Not that he didn’t try to join up.
Thomas remembers the day he offered to fight for his country.
“I got a bit of a ticking off,” he chuckled. “The recruiting officer said I was far more useful in the factory and told me to get back to work straight away.”
Work for Thomas was at the Standard Aero Engine plant at Fletchampstead Highway, Coventry, where the then 17-year-old was employed.
That’s where he met his future wife, Ivy. She had been drafted in to help the war effort by being put in charge of a lathe turning pistons for Spitfires.
Thomas joined the Standard’s own Home Guard platoon and he reckons the outfit was pretty professional in its approach.
“Contrary to popular opinion, we were an efficient fighting force and would have given the German paratroopers a run for their money if they had landed,” he said.
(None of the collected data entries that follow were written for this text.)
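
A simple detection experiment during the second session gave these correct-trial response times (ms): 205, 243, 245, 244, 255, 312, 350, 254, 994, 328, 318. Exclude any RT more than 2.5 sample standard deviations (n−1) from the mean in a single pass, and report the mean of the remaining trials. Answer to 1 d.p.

275.4 ms

n = 11, ΣRT = 3748, M = 340.727
Σ(x−M)² = 489718.18; s = √(489718.18/10) = 221.296
Cutoffs: 340.727 ± 2.5·221.296 → [-212.5, 894.0]
Outside: 994 → excluded.
Retained (n=10): Σ = 2754, mean = 2754/10 = 275.400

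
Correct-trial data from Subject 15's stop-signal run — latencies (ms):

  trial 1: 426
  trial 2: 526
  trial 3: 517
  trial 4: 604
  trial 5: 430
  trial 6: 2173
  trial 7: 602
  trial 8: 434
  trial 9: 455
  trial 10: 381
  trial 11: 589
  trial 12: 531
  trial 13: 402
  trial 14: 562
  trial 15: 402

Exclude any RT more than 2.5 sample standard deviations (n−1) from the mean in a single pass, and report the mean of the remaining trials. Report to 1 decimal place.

490.1 ms

n = 15, ΣRT = 9034, M = 602.267
Σ(x−M)² = 2727088.93; s = √(2727088.93/14) = 441.353
Cutoffs: 602.267 ± 2.5·441.353 → [-501.1, 1705.6]
Outside: 2173 → excluded.
Retained (n=14): Σ = 6861, mean = 6861/14 = 490.071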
“We used to train with the army at Stoneleigh Deer Park, on the firing range with automatic rifles and sten guns.”
“We did it after a full day’s work and at weekends. I suppose it was tiring but you seemed to take it all in your stride then. I was a young man.” As part of his Home Guard commitment he had to carry out guard duty at the Standard plant two or three times a week. On one occasion, he recalls, the unit took part in an exercise defending the factory against ‘attack’ from Polish soldiers.
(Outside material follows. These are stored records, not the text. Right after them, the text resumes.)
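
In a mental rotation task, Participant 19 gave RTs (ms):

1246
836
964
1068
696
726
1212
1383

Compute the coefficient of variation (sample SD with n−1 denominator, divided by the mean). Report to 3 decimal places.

n = 8, Σ = 8131, M = 1016.3750
Σ(x−M)² = 450311.875; s = √(450311.875/7) = 253.6341
CV = 253.6341 / 1016.3750 = 0.24955

0.250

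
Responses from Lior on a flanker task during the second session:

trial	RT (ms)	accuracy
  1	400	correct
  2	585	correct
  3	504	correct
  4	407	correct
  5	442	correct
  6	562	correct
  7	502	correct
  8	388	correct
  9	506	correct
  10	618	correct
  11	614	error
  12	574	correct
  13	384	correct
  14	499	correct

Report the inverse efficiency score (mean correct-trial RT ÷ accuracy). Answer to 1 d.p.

Correct trials (n=13): 400, 585, 504, 407, 442, 562, 502, 388, 506, 618, 574, 384, 499
Mean correct RT = 6371/13 = 490.0769 ms
Proportion correct = 13/14
IES = 490.0769 / (13/14) = 527.775 ms

527.8 ms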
On the night of the November 1940 blitz, Thomas remembers attempting to walk home to Holbrooks from the city centre.
“As I reached the Foleshill Road the bombing got worse and I was shepherded down the underground shelter underneath O’Brien’s cycle shop.”
“After about five hours the raid subsided and I was able to make my way home. As I turned into Holbrook Lane, there was an almighty bang and I found out later that a bomb had landed on the Brookville Cinema in Jackson Road.”
“I still have vivid memories of those dark days. The spirit of Coventry people was tremendous and enabled us to have the freedom we enjoy today.”
The photo used shows a Standard Motors built Mk II Beaverette
The first version of the vehicle was built in 1940 by Standard Motor Company at the instigation of Lord Beaverbrook, then Minister of Aircraft Production (hence the name Beaverette). It was based on commercial car chassis, on which a simple riveted armoured hull was mounted. The 11mm of steel was backed by 3 inch thick oak planks. The hull was open at the top and at the rear. The armament consisted of a Bren light machine gun, which could be fired through a slot in the casemate armour. Subsequent versions received all-around protection and a machine gun turret – an enclosed one with a Bren MG or an open-topped one with twin Vickers machine guns. Some vehicles also carried Boys anti-tank rifles. Some also had a No. 11 or No. 19 radio set. Production was stopped in 1942. About 2,800 units were delivered.
Describing the vehicle in 1941, a correspondent for The Light Car magazine reported “touching the 60 mph-mark” while following one along a road. Restricted vision meant the Beaverette driver had to rely on an observer to relay information about other road traffic and also to consider situations well in advance, for example, when making a turn, the driver had to base his steering on “observations made something like ten yards back”.
The Beaverette was extensively used by the Home Guard, British Army and RAF Regiment for home defence service and training. The vehicle is said to have suffered from excessive weight and to have been hard to handle.